Sea ice dynamics exhibit granular behavior as individual floes and fracture networks become particularly evident at length scales O(10--100) km and smaller. However, climate models do not resolve floes and represent sea ice as a continuum, while existing floe-scale sea ice models tend to oversimplify floes using discrete elements of predefined simple shapes. The idealized nature of climate and discrete element sea ice models presents a challenge of comparing the model output with floe-scale sea ice observations. Here we present SubZero, a conceptually new sea ice model geared to explicitly simulate the life cycles of individual floes by using complex discrete elements with time-evolving shapes. This unique model uses parameterizations of floe-scale processes, such as collisions, fractures, ridging, and welding, to simulate a wide range of evolving floe shapes and sizes.
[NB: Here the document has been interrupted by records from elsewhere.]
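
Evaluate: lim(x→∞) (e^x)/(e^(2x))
This is an ∞/∞ indeterminate form.

Apply L'Hôpital's rule: differentiate numerator and denominator separately.
  f(x) = e^(x)   ⇒   f'(x) = e^(x)
  g(x) = e^(2·x)   ⇒   g'(x) = 2·e^(2·x)
  lim(x→∞) f'(x)/g'(x) = lim(x→∞) (e^(x))/(2·e^(2·x))
  = 0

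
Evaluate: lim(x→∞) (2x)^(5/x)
This is an exponential indeterminate form.

For exponential indeterminate forms, take the natural log:
  Let L = lim(x→∞) (2x)^(5/x)
  Then ln(L) = lim(x→∞) [exponent × ln(base)]
  Evaluate using L'Hôpital or standard limits, then exponentiate.
  L = 1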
We demonstrate the novel capabilities of the SubZero model in idealized experiments, including uniaxial compression, the summer-time sea ice flow through the Nares Strait, and winter-time sea ice growth. The model naturally reproduces the statistical behavior of the observed sea ice, such as the power-law appearance of the floe size distribution and the long-tailed ice thickness distribution. The SubZero model could provide a valuable alternative to existing discrete element and continuous sea ice models for simulations of floe interactions.